Mit Blick auf die Pflege sagt Linke-Chef van Aken: "Wir müssen endlich mal gerecht daran gehen." Einkommen jenseits von 5500 Euro würden bei der Berechnung der Beiträge nicht berücksichtigt. Er fordert, dass Menschen mit 100.000 Euro Einkommen den gleichen Prozentsatz zahlen müssten wie Menschen mit geringen Einkommen. Egal, wie man dazu inhaltlich steht, es bleibt der einzige konkrete Vorschlag, wie das Pflegesystem künftig finanziert werden könnte.
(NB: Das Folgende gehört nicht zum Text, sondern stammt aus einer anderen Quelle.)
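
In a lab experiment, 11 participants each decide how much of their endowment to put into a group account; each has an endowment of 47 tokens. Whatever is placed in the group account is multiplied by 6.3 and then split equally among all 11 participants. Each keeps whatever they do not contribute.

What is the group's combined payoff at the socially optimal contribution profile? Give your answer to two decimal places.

Each contributed unit returns 6.300 to the group as a whole (0.5727 to each of 11 players), which exceeds 1, so the social optimum is full contribution: group total = 6.300 × 517 = 3257.10.

3257.10 tokens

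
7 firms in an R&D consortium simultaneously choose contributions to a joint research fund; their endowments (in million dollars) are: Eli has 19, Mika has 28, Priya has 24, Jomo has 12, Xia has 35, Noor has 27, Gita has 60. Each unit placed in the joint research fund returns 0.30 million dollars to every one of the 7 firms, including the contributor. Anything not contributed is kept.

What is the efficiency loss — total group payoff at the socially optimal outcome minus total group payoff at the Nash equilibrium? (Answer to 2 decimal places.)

225.50 million dollars

The private return per contributed unit is 0.30 < 1 for everyone, so the Nash equilibrium is zero contribution and the group total is Σ E_j = 19 + 28 + 24 + 12 + 35 + 27 + 60 = 205.
Each contributed unit returns 2.100 to the group, so the social optimum is full contribution by everyone: group total = 2.100 × 205 = 430.50.
Efficiency loss = (2.100 − 1) × 205 = 225.50.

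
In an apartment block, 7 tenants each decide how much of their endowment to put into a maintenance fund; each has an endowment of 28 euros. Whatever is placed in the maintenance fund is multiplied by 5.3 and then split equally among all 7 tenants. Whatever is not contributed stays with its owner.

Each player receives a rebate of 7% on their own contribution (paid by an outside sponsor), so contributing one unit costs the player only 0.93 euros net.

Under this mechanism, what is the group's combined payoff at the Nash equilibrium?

Even with the mechanism, each unit contributed returns only (5.3/7) / 0.93 = 0.8141 per unit of net cost, so contributing nothing is still dominant.
At the Nash equilibrium no one contributes; group total payoff = 7 × 28 = 196.

196.00 euros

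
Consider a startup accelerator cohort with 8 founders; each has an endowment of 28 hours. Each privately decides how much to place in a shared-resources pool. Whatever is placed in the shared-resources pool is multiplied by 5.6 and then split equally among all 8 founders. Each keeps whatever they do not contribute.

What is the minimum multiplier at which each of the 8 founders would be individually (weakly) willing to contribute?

A contributed unit returns (multiplier)/8 to its contributor.
This reaches 1 exactly when the multiplier is 8.

8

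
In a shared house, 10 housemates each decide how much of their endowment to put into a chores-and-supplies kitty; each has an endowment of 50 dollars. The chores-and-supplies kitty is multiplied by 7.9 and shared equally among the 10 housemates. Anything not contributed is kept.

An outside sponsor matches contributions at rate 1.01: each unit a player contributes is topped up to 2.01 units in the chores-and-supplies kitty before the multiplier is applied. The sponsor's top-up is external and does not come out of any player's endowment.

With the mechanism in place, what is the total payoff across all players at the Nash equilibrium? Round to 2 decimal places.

7939.50 dollars

With the mechanism, a contributed unit returns 7.9 × 2.01 / 10 = 1.5879 per unit of net cost to the contributor — now above 1 — so contributing fully is weakly dominant for every player.
So the Nash equilibrium is full contribution by all 10; the group earns 7.9 × 2.01 × 500 = 7939.50.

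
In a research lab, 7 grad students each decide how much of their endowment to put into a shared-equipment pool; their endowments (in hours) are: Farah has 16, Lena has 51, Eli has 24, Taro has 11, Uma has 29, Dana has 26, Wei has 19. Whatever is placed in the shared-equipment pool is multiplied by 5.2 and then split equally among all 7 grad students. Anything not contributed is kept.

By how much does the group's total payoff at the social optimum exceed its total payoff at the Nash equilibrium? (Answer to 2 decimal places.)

739.20 hours

The private return per contributed unit is 5.2/7 = 0.7429 < 1 for every player regardless of endowment, so the Nash equilibrium is zero contribution and the group total is Σ E_j = 16 + 51 + 24 + 11 + 29 + 26 + 19 = 176.
Each contributed unit returns 5.200 to the group, so the social optimum is full contribution by everyone: group total = 5.200 × 176 = 915.20.
Efficiency loss = (5.200 − 1) × 176 = 739.20.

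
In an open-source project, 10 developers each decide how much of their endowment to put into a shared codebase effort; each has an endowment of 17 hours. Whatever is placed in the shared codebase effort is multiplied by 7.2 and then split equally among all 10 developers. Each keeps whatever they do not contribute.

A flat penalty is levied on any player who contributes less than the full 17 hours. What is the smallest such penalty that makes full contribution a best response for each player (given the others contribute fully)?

Given the others contribute fully, the best deviation is to contribute 0 (any partial contribution still incurs the fine and gives up units whose private return 0.7200 is below 1).
Deviating from 17 to 0 saves 17 hours but forfeits the deviator's share of the drop in the shared codebase effort: 7.2/10 × 17 = 12.24.
So the deviation gain is 17 − 12.24 = 4.76, and the fine must be at least 4.76 hours to wipe it out.

4.76 hours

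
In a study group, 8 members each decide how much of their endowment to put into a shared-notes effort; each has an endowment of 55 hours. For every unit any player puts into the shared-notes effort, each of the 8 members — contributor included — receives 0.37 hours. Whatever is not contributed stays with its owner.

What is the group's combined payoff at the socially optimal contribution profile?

Each contributed unit returns 2.960 to the group as a whole (0.37 to each of 8 players), which exceeds 1, so the social optimum is full contribution: group total = 2.960 × 440 = 1302.40.

1302.40 hours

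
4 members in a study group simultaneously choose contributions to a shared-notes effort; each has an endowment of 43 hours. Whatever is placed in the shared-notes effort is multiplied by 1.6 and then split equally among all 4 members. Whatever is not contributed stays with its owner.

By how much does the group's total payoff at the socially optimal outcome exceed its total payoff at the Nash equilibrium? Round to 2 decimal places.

Each contributed unit returns 1.6/4 = 0.4000 to its contributor — below 1 — so contributing 0 is dominant for every player. At the Nash equilibrium everyone keeps their 43, and the group total is 4 × 43 = 172.
Each contributed unit returns 1.600 to the group as a whole (0.4000 to each of 4 players), which exceeds 1, so the social optimum is full contribution: group total = 1.600 × 172 = 275.20.
Efficiency loss = 275.20 − 172 = 103.20.

103.20 hours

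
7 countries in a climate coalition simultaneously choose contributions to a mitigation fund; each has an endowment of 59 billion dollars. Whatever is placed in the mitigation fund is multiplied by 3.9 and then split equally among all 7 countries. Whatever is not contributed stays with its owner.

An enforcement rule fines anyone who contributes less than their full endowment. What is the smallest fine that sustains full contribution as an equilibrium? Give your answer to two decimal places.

26.13 billion dollars

Given the others contribute fully, the best deviation is to contribute 0 (any partial contribution still incurs the fine and gives up units whose private return 0.5571 is below 1).
Deviating from 59 to 0 saves 59 billion dollars but forfeits the deviator's share of the drop in the mitigation fund: 3.9/7 × 59 = 32.87.
So the deviation gain is 59 − 32.87 = 26.13, and the fine must be at least 26.13 billion dollars to wipe it out.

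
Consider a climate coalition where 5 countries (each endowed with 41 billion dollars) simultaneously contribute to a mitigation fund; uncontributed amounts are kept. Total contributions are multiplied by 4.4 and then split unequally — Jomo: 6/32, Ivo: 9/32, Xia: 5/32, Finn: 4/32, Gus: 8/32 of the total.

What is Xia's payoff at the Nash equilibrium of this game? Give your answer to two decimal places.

97.38 billion dollars

A player with share s gets back 4.4·s per unit contributed, so full contribution is dominant for anyone with s > 1/4.4 = 0.2273 and zero contribution is dominant for anyone below.
Ivo and Gus clear that bar, contributing 41 each; the remaining 3 contribute 0. Total contributed: 82.
Xia keeps 41 and receives 4.4 × 82 × 5/32 = 56.38 from the mitigation fund, for a payoff of 97.38.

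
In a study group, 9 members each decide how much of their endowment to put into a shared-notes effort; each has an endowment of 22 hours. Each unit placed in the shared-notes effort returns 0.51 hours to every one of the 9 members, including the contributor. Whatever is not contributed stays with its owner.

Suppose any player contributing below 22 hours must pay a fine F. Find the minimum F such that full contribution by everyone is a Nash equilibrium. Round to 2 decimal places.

Given the others contribute fully, the best deviation is to contribute 0 (any partial contribution still incurs the fine and gives up units whose private return 0.51 is below 1).
Deviating from 22 to 0 saves 22 hours but forfeits the deviator's share of the drop in the shared-notes effort: 0.51 × 22 = 11.22.
So the deviation gain is 22 − 11.22 = 10.78, and the fine must be at least 10.78 hours to wipe it out.

10.78 hours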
Zwar sind sich auch die anderen darin einig, dass der Pflegebedarf steigen wird - sie bleiben aber schuldig, wo das Geld herkommen soll.

Wehrpflicht und Klimawandel

Weiter geht es mit den jungen Wählerinnen und Wählern. Die AfD fordert die Einführung einer Wehrpflicht von zwei Jahren, was für FDP-Chef Lindner einer Freiheitsberaubung gleichkommt. CDU-Generalsekretär Carsten Linnemann erklärt, dass ein verpflichtendes Gesellschaftsjahr neben Bundeswehr, Feuerwehr und sozialen Diensten auch einen Auslandsaufenthalt ermögliche, damit die Milieus zueinander fänden. BSW und Linke sind gegen eine Pflicht. Wäre man nun schlauer, säße man noch einmal im für diese Fragen entscheidenden Alter vor dem Fernseher?

Immerhin zehn Minuten werden dem im Wahlkampf nur stiefmütterlich behandelten Klimawandel freigeräumt. "Das Klima nicht zu schützen, kostet uns viel mehr Geld", sagt van Aken. Zuschüsse müssten sozial abgefedert werden. Es ist der Startschuss zur finalen Dissonanz. Die Stimmen überschlagen sich, Dobrindt unterbricht, Linnemann bleibt die Antwort schuldig, ob die Union Wärmepumpen weiter fördern wolle, alle reden und rufen durcheinander, das Wort "Fiasko" ist zu hören und das von der seltsam ungriffigen "Technologieoffenheit". Die Moderatoren wünschen einen guten Abend.